Your UHDTV at home may actually do the right thing, but that’s largely because the ecosystem is almost entirely closed. This is completely different from … the web! And video colorspace support on the web is, unfortunately, a mess, if not just outright ignored. Not to mention that lots of video files don’t identify the colorspace of the YUV data inside it. But if they did…

It’s perhaps not realistic to expect all browsers to support all colorspaces. It’s easier to just stream them the data that they support, and convert it while you’re processing the file anyway, e.g. while you’re encoding it as a streaming service. For this purpose, we wrote the colorspace filter in FFmpeg. The idea is simple: it will convert YUV data in any colorspace to YUV data in any other colorspace. The simplest way to use this filter is to convert data from whatever the input is to Bt-709 before encoding it to the streamable format eventually sent to browsers (or mobile devices), since Bt-709 appears to the be the only format universally (and correctly) supported by mainstream browsers.

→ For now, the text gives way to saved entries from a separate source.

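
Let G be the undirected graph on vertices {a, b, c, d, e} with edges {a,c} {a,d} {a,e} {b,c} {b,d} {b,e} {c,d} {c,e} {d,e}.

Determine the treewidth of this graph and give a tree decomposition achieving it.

Treewidth 3.
One optimal decomposition is:
Bags: B1 = {a, c, d, e}  B2 = {b, c, d, e}
Tree: B1–B2

Each bag holds 4 vertices, so the decomposition has width 3, which upper-bounds the treewidth. Conversely, {a, c, d, e} is a clique of size 4, and the vertices of any clique must share a bag in every tree decomposition; so some bag has ≥ 4 vertices and tw(G) ≥ 3. Combining the bounds, tw(G) = 3.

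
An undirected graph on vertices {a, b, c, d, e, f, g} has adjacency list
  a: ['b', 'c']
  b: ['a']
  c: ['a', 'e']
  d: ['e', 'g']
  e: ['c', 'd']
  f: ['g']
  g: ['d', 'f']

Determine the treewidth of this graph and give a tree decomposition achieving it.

Treewidth 1.
Bags: B1 = {a, b}  B2 = {a, c}  B3 = {c, e}  B4 = {d, e}  B5 = {d, g}  B6 = {f, g}
Tree: B1–B2, B2–B3, B3–B4, B4–B5, B5–B6

Every bag has size at most 2, so the width is 2 − 1 = 1 and tw(G) ≤ 1. Any graph with an edge has treewidth ≥ 1, and G has the edge b–a. The upper and lower bounds meet at 1, so that is the treewidth.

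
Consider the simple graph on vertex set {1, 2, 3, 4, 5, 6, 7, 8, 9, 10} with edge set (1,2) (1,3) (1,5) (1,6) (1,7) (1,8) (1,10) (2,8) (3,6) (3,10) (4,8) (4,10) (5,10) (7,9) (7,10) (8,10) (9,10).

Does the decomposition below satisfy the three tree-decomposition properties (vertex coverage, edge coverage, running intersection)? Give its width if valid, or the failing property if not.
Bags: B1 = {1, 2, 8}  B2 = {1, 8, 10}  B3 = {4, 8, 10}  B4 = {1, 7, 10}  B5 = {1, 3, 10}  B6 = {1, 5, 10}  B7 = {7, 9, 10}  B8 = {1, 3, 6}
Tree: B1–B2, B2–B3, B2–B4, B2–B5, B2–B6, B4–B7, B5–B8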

But it could also be used for other purposes. For example, Cment Bœsch suggested that we use the colorspace filter as a generator for the lut3d filter, which would greatly improve performance of the colorspace conversion. I’m hoping he’ll write a tutorial on how to do that!

You may remember 20 years ago, we’d have to download Quicktime for one website or RealMedia player for another website, to be served small stamp-sized videos in players that displayed ads bigger than the video itself. We’ve come a long way, overcoming Flash, with VP9 or H.264 as universal web formats integrated in our browsers and mobile devices. Now that the problem of video playback on the web is being solved, let’s step up from displaying anything at all to displaying colors as they were intended to be.